China Says It Killed North Korean Suspected of Illegally Crossing Border


Photo

A North Korean soldier patrolling along the border with China. The shooting on Thursday follows a series of violent episodes linked to North Koreans entering China.Credit Jacky Chen/Reuters

Chinese troops on the border with North Korea shot and killed a person early Thursday who was suspected of illegally entering the country, according to a government statement.

The person was shot shortly before 4 a.m. after resisting arrest in the town of Helong in Jilin Province, the town’s government said in a statement on its microblog. Helong is the same city where three residents were killed two months ago in an attack that heightened fears of cross-border crime by North Korean troops.

The shooting on Thursday follows a series of violent episodes linked to North Koreans entering China. A North Korean soldier armed with a handgun killed four Chinese villagers in December, then died in custody after he was shot by Chinese security forces. Once that incident was revealed, others came to light, including the killing in September of a family of three in China by a North Korean civilian.

China is North Korea’s only major ally, and it generally says little about crimes committed by impoverished North Koreans who enter China in search of food and money.
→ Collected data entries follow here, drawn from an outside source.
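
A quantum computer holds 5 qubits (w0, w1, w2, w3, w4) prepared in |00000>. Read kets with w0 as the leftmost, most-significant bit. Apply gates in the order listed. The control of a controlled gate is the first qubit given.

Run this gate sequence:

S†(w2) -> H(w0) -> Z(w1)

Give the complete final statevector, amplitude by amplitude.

The final amplitudes are sqrt(2)/2 on |00000>, sqrt(2)/2 on |10000>, and 0 on every other basis state.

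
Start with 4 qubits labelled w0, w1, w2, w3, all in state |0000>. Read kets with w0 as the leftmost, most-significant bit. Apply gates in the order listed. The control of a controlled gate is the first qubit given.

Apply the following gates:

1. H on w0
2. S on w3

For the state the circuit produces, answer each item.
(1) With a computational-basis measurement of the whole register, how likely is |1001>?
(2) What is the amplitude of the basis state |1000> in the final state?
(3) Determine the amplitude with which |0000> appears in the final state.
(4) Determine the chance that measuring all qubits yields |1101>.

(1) Outcome |1001> occurs with probability 0.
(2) The amplitude on |1000> is sqrt(2)/2.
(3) The final state's coefficient on |0000> equals sqrt(2)/2.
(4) A full measurement returns |1101> with probability 0.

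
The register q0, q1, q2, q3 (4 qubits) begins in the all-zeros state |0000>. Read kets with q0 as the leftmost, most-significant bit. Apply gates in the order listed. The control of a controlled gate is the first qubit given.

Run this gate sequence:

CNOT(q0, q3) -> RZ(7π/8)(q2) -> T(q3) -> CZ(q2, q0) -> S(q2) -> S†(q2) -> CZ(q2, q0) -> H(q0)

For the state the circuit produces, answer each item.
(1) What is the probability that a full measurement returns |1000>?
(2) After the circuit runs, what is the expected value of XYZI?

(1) A full measurement returns |1000> with probability 1/2.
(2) The observable XYZI averages to 0.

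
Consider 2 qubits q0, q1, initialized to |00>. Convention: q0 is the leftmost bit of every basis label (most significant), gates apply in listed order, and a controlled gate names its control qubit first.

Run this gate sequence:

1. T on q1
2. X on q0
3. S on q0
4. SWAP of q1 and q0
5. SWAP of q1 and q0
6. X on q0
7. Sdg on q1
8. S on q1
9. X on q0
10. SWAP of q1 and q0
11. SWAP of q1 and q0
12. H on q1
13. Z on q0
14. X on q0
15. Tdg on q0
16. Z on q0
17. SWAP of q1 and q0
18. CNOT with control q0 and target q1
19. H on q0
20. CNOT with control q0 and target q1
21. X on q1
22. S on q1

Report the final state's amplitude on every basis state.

The final amplitudes are -I/2 on |00>, 1/2 on |01>, -I/2 on |10>, -1/2 on |11>. Key observation: steps 4-11 multiply out to the identity, so the circuit reduces to the remaining gates.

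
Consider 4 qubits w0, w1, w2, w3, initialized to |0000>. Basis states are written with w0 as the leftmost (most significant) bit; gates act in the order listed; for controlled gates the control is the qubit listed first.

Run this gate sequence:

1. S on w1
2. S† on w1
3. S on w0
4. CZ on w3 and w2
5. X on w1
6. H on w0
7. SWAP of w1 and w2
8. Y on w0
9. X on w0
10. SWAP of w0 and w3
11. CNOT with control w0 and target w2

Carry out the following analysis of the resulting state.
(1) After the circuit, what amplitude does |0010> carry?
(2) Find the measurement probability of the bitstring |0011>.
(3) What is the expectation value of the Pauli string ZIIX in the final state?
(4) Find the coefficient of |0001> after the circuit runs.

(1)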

The two-sentence Helong government statement offered no details about the identity of the person who was killed.

The violence along the border has led to some criticism in China that the government should respond more forcefully to North Korea. Global Times, a newspaper owned by the Communist Party, even complained in January that a lack of transparency by the Chinese government meant that the South Korean news media had broken the news of border killings ahead of Chinese outlets, and it questioned whether China was being too accommodating toward its neighbor.

The Chinese government formally complained to North Korea in January about the killings by the rogue soldier. Ties between the two countries have grown cooler over the past two years as the North Korean leader, Kim Jong-un, has not shown the same interest in fostering relations with China as his father, Kim Jong-il. But Beijing is also reluctant to push Pyongyang too hard out of concern that it could set off instability or even a collapse of the North Korean state.